Loss of rank can happen gradually or suddenly. An older wolf may simply choose to give way when a motivated challenger presents itself, yielding its position without bloodshed. On the other hand, the challenged individual may choose to fight back, with varying degrees of intensity. While the majority of wolf aggression is non-damaging and ritualized, a high-stakes fight can easily result in injury for either or both parties. The loser of such a confrontation is frequently chased away from the pack or, rarely, may be killed as other aggressive wolves contribute to the insurgency. This kind of dominance encounter is more common during the mating season.

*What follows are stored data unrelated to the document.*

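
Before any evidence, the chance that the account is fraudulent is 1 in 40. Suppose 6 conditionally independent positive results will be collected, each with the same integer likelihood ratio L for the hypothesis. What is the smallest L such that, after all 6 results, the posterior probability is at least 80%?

3

Prior odds = 0.025/0.975 = 1/39.
Target odds = 0.8/0.2 = 4.
Need L⁶ ≥ 4 ÷ (1/39) = 156.
2⁶ = 64 < 156 ≤ 729 = 3⁶, so L = 3.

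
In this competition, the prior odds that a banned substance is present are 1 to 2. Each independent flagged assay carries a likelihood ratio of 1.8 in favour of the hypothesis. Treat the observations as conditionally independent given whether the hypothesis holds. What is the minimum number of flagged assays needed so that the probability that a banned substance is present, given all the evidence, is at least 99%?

9

Prior odds = 0.5.
Likelihood ratio per flagged assay = 1.8.
Target posterior odds = 0.99/0.01 = 99.
Require 1.8ⁿ ≥ 99 ÷ 0.5 = 198.
1.8⁸ = 43046721/390625 falls short of 198 but 1.8⁹ = 387420489/1953125 reaches it, so n = 9.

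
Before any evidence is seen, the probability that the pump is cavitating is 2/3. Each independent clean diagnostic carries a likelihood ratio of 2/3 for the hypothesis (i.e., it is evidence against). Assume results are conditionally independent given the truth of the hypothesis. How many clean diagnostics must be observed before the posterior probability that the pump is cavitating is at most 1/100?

14

Prior odds = (2/3)/(1/3) = 2.
Likelihood ratio per clean diagnostic = 2/3.
Target odds: 0.01 ÷ 0.99 = 1/99.
Require (2/3)ⁿ ≤ 1/99 ÷ 2 = 1/198.
(2/3)¹³ = 8192/1594323 is still above 1/198 but (2/3)¹⁴ = 16384/4782969 is at or below it, so n = 14.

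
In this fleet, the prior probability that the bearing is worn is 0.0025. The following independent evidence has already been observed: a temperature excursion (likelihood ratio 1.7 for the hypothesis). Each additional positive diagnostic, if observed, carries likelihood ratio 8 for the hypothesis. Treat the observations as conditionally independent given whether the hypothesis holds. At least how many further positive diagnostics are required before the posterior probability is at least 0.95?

Prior odds = 0.0025/0.9975 = 1/399.
Bayes factor of the evidence already in hand = 1.7.
Odds after that evidence = (1/399) × 1.7 = 17/3990.
Target odds = 0.95/0.05 = 19.
Need 8ⁿ ≥ 19 ÷ (17/3990) = 75810/17.
8⁴ = 4096 falls short of 75810/17 but 8⁵ = 32768 reaches it, so n = 5.

5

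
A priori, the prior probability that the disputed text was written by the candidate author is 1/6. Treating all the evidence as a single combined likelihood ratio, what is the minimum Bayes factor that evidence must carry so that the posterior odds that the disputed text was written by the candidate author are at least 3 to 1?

15

Prior odds = (1/6)/(5/6) = 0.2.
Target odds = 3.
Required Bayes factor = 3 ÷ 0.2 = 15.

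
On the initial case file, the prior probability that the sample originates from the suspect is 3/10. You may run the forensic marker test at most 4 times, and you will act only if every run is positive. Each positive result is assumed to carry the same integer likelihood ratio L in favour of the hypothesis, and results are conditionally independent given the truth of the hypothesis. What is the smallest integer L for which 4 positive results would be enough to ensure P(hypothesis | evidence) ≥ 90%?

3

Prior odds = 0.3/0.7 = 3/7.
Target odds = 0.9/0.1 = 9.
Need L⁴ ≥ 9 ÷ (3/7) = 21.
2⁴ = 16 < 21 ≤ 81 = 3⁴, so L = 3.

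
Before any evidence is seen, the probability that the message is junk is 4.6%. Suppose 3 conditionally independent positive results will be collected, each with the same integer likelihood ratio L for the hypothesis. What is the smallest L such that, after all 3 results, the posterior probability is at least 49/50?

11

Prior odds = 0.046/0.954 = 23/477.
Target odds = 0.98/0.02 = 49.
Need L³ ≥ 49 ÷ (23/477) = 23373/23.
10³ = 1000 < 23373/23 ≤ 1331 = 11³, so L = 11.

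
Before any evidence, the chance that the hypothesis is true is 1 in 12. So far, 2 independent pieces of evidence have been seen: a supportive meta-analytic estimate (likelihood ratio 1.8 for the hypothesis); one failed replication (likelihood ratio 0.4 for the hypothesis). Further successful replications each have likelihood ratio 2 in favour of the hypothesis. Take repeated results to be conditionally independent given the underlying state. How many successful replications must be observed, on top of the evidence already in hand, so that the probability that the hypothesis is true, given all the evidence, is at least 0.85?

7

Prior odds = (1/12)/(11/12) = 1/11.
Combined Bayes factor of the evidence already in hand = 1.8 × 0.4 = 0.72.
Odds after that evidence = (1/11) × 0.72 = 18/275.
Target odds = 0.85/0.15 = 17/3.
Need 2ⁿ ≥ 17/3 ÷ (18/275) = 4675/54.
2⁶ = 64 falls short of 4675/54 but 2⁷ = 128 reaches it, so n = 7.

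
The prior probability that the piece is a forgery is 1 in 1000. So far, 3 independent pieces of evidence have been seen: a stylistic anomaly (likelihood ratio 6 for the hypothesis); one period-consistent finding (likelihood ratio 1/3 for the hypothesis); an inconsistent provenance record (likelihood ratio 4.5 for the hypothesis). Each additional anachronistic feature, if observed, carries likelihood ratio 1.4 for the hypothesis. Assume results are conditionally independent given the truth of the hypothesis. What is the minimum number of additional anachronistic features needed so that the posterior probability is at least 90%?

21

Prior odds = 0.001/0.999 = 1/999.
Combined Bayes factor of the evidence already in hand = 6 × (1/3) × 4.5 = 9.
Odds after that evidence = (1/999) × 9 = 1/111.
Target odds = 0.9/0.1 = 9.
Need 1.4ⁿ ≥ 9 ÷ (1/111) = 999.
1.4²⁰ ≈836.683 falls short of 999 but 1.4²¹ ≈1171.36 reaches it, so n = 21.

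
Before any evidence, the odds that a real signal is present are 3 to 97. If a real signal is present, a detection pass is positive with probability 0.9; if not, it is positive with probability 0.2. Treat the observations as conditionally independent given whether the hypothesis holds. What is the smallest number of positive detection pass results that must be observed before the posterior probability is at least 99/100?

Prior odds = 3/97.
Likelihood ratio of a positive = 0.9/0.2 = 4.5.
Target posterior odds = 0.99/0.01 = 99.
Need (3/97) × 4.5ⁿ ≥ 99, i.e. 4.5ⁿ ≥ 3201.
4.5⁵ = 1845.28125 falls short of 3201 but 4.5⁶ = 8303.765625 reaches it, so n = 6.

6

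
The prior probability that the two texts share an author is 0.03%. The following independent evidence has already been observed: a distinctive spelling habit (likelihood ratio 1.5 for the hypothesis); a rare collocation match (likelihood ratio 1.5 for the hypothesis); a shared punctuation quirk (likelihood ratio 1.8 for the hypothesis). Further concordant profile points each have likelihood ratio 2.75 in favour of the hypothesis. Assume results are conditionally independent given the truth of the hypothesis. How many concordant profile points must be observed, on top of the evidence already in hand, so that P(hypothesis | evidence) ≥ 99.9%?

14

Prior odds = 0.0003/0.9997 = 3/9997.
Combined Bayes factor of the evidence already in hand = 1.5 × 1.5 × 1.8 = 4.05.
Odds after that evidence = (3/9997) × 4.05 = 243/199940.
Target odds = 0.999/0.001 = 999.
Need 2.75ⁿ ≥ 999 ÷ (243/199940) = 7397780/9.
2.75¹³ ≈514428 falls short of 7397780/9 but 2.75¹⁴ ≈1.41468e+06 reaches it, so n = 14.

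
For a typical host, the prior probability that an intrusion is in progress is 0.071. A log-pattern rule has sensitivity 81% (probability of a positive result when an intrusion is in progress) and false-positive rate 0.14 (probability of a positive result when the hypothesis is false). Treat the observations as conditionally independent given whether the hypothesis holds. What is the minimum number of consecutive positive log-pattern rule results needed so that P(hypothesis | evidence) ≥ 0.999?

Prior odds: 0.071 ÷ 0.929 = 71/929.
Likelihood ratio of a positive result = 0.81/0.14 = 81/14.
Target posterior odds = 0.999/0.001 = 999.
Need (71/929) × (81/14)ⁿ ≥ 999, i.e. (81/14)ⁿ ≥ 928071/71.
(81/14)⁵ ≈6483.13 falls short of 928071/71 but (81/14)⁶ ≈37509.6 reaches it, so n = 6.

6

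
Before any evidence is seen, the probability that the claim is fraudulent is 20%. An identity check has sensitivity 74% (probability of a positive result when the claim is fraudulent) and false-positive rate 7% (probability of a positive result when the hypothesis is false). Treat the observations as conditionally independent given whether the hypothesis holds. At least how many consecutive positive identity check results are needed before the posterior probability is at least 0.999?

4

Prior odds: 0.2 ÷ 0.8 = 0.25.
Likelihood ratio of a positive result = 0.74/0.07 = 74/7.
Target posterior odds = 0.999/0.001 = 999.
Need 0.25 × (74/7)ⁿ ≥ 999, i.e. (74/7)ⁿ ≥ 3996.
(74/7)³ = 405224/343 falls short of 3996 but (74/7)⁴ = 29986576/2401 reaches it, so n = 4.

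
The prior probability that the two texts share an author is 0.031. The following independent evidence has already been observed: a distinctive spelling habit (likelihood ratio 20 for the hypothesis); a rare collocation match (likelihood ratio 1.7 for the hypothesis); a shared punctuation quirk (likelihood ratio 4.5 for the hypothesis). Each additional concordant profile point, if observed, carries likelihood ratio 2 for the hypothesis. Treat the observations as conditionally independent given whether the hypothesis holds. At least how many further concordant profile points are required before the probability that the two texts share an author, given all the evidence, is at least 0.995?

6

Prior odds = 0.031/0.969 = 31/969.
Combined Bayes factor of the evidence already in hand = 20 × 1.7 × 4.5 = 153.
Odds after that evidence = (31/969) × 153 = 93/19.
Target odds = 0.995/0.005 = 199.
Need 2ⁿ ≥ 199 ÷ (93/19) = 3781/93.
2⁵ = 32 falls short of 3781/93 but 2⁶ = 64 reaches it, so n = 6.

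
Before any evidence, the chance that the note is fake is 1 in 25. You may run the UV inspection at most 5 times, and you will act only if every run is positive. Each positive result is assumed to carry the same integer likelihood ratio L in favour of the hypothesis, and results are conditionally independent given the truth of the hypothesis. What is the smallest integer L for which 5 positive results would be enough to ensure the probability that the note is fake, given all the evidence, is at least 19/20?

Prior odds = 0.04/0.96 = 1/24.
Target odds = 0.95/0.05 = 19.
Need L⁵ ≥ 19 ÷ (1/24) = 456.
3⁵ = 243 < 456 ≤ 1024 = 4⁵, so L = 4.

4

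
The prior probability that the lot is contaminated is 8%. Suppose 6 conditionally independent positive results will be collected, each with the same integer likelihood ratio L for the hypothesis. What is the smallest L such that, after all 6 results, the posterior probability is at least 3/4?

Prior odds = 0.08/0.92 = 2/23.
Target odds = 0.75/0.25 = 3.
Need L⁶ ≥ 3 ÷ (2/23) = 34.5.
1⁶ = 1 < 34.5 ≤ 64 = 2⁶, so L = 2.

2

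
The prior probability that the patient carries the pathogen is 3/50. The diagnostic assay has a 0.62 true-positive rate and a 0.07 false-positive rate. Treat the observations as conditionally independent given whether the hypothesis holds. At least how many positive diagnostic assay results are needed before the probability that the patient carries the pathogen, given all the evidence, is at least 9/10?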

Rank order within a pack is established and maintained through a series of ritualized fights and posturing best described as "ritual bluffing". Wolves prefer psychological warfare to physical confrontations, meaning that high-ranking status is based more on personality or attitude than on size or physical strength. Rank, who holds it, and how it is enforced varies widely between packs and between individual animals. In large packs full of easygoing wolves, or in a group of juvenile wolves, rank order may shift almost constantly, or even be circular (e.g., animal A dominates animal B, who dominates animal C, who dominates animal A).

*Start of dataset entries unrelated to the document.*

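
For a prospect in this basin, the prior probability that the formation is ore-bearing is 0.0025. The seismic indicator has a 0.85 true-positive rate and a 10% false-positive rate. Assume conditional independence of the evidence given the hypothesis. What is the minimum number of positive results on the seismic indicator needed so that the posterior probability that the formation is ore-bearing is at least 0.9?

4

Prior odds = 0.0025/0.9975 = 1/399.
Likelihood ratio of a positive result = 0.85/0.1 = 8.5.
Target posterior odds = 0.9/0.1 = 9.
Need (1/399) × 8.5ⁿ ≥ 9, i.e. 8.5ⁿ ≥ 3591.
8.5³ = 614.125 falls short of 3591 but 8.5⁴ = 5220.0625 reaches it, so n = 4.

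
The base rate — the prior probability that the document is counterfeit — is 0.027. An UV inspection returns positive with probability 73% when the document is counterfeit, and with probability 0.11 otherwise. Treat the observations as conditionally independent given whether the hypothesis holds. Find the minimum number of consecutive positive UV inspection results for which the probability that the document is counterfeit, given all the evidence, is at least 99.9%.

Prior odds = 0.027/0.973 = 27/973.
Likelihood ratio of a positive result = 0.73/0.11 = 73/11.
Target posterior odds = 0.999/0.001 = 999.
Need (27/973) × (73/11)ⁿ ≥ 999, i.e. (73/11)ⁿ ≥ 36001.
(73/11)⁵ ≈12872.1 falls short of 36001 but (73/11)⁶ ≈85424.2 reaches it, so n = 6.

6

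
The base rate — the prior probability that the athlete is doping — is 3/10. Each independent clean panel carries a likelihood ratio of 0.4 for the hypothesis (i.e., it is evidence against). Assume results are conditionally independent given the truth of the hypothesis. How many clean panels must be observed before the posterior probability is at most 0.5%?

5

Prior odds: 0.3 ÷ 0.7 = 3/7.
Likelihood ratio per clean panel = 0.4.
Target odds: 0.005 ÷ 0.995 = 1/199.
Need (3/7) × 0.4ⁿ ≤ 1/199, i.e. 0.4ⁿ ≤ 7/597.
0.4⁴ = 0.0256 is still above 7/597 but 0.4⁵ = 0.01024 is at or below it, so n = 5.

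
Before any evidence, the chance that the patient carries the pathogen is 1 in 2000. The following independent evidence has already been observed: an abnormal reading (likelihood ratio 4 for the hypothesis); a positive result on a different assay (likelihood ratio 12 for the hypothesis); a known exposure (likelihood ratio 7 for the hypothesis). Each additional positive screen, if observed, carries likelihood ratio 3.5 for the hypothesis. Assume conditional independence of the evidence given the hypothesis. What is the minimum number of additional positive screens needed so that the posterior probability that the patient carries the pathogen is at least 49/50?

5

Prior odds = 0.0005/0.9995 = 1/1999.
Combined Bayes factor of the evidence already in hand = 4 × 12 × 7 = 336.
Odds after that evidence = (1/1999) × 336 = 336/1999.
Target odds = 0.98/0.02 = 49.
Need 3.5ⁿ ≥ 49 ÷ (336/1999) = 13993/48.
3.5⁴ = 150.0625 falls short of 13993/48 but 3.5⁵ = 525.21875 reaches it, so n = 5.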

In a more typical pack, however, only one wolf will assume the role of the omega: the lowest-ranking member of a pack. These individuals absorb the greatest amount of aggression from the rest of the pack, and may be subjected to different forms of truculence at any given point— anything from constant dominance from other pack members to inimical, physical harassment. Although this arrangement may seem objectionable after cursory analysis, the nature of pack dynamics demands that one wolf be at the bottom of the ranking order, and such individuals are perhaps better suited for constant displays of active and passive submission than they are for living alone. For wolves, camaraderie— no matter what the form— is preferable to solitude, and, indeed, submissive wolves tend to choose low rank over potential starvation.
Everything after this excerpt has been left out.